The small size of the CANDU assemblies raises questions as to the sufficiency of the radiation barrier to comply with the spent fuel standard. The proposed solution was to raise their proliferation resistance to the LWR spent fuel level by latching many assemblies together to increase the radiation level and make them more bulky. Effort is also underway to raise the Pu level in the design to try to achieve a fuel cost reduction of about a factor of two.

The STRG comments on the LWR option also apply to the CANDU option where applicable. Further, the fact that CANDU reactors use on line refueling could result in some increase in proliferation risks.

JOINT U.S./RUSSIAN STUDIES

The LWR disposition option is included in an overall study with the Russians of a broad array of disposition options. This effort is particularly important since it provides the potential for a "middle way" for Russian cooperation (quid pro quo) in the disposition process: between their present preference for the untimely and costly fast reactor disposition option and their complete rejection of weapons Pu direct disposal and immobilization options. This prospect is justification in itself for vigorous pursuit by the U.S. of the LWR disposition option.

SPENT FUEL STANDARD

In defining the components of the spent fuel standard, isotopic denaturing should be included. Although the practical level of isotopic denaturing does not eliminate potential diversion for terrorist nuclear explosive use, it is a significant additional barrier to host nation re-use or rump nation military use.
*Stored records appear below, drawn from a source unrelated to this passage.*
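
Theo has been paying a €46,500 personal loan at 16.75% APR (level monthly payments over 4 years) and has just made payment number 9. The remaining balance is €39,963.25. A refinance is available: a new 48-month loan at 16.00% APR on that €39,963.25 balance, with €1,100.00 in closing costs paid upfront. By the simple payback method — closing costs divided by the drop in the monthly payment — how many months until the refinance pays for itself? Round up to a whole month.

6 months

Current payment = 46,500 × 16.75%/12 / (1 − (1+0.0139583)^−48) = €1,335.75.
Refinanced payment = 39,963.25 × 0.0133333 / (1 − (1+0.0133333)^−48) = €1,132.57.
Monthly savings = €1,335.75 − €1,132.57 = €203.18.
Break-even = €1,100.00 / €203.18 = 5.41 → 6 months.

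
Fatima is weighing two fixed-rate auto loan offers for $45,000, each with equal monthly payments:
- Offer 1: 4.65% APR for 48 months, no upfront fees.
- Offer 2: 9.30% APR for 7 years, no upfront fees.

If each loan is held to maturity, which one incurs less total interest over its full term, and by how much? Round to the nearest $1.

Offer 1 by $11,992

Offer 1: at 4.65% the monthly rate is 0.0038750, so the payment is 45,000 × 0.0038750 / (1 − 1.0038750^−48) = $1,029.20.
Total interest on Offer 1 = 48 × $1,029.20 − $45,000 = $4,401.60.
Offer 2: monthly rate = 9.3%/12 = 0.0077500; payment = 45,000 × 0.0077500 / (1 − (1+0.0077500)^−84) = $730.88.
Total interest on Offer 2 = 84 × $730.88 − $45,000 = $16,393.92.
Offer 1 is lower by $11,992.32.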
UTILITY COOPERATION IN THE MOX FUEL DISPOSITION PROCESS

The efforts to explore the interest of the utilities in assisting in the commercial LWR disposition option are important to achieving timely implementation of the option. There is concern, however, that the incorporation of a tritium production mission with the excess weapons Pu disposition mission will introduce complexity, delay, and increased public apprehension into the disposition mission. The STRG also expressed concern on reversing the long-standing U.S. policy of separating nuclear weapons production from nuclear electricity production. As indicated in the STRG comments on the draft PEIS, the Office of Fissile Material Disposition should be involved only in the various aspects of storage and disposition of weapons grade Pu and highly enriched U.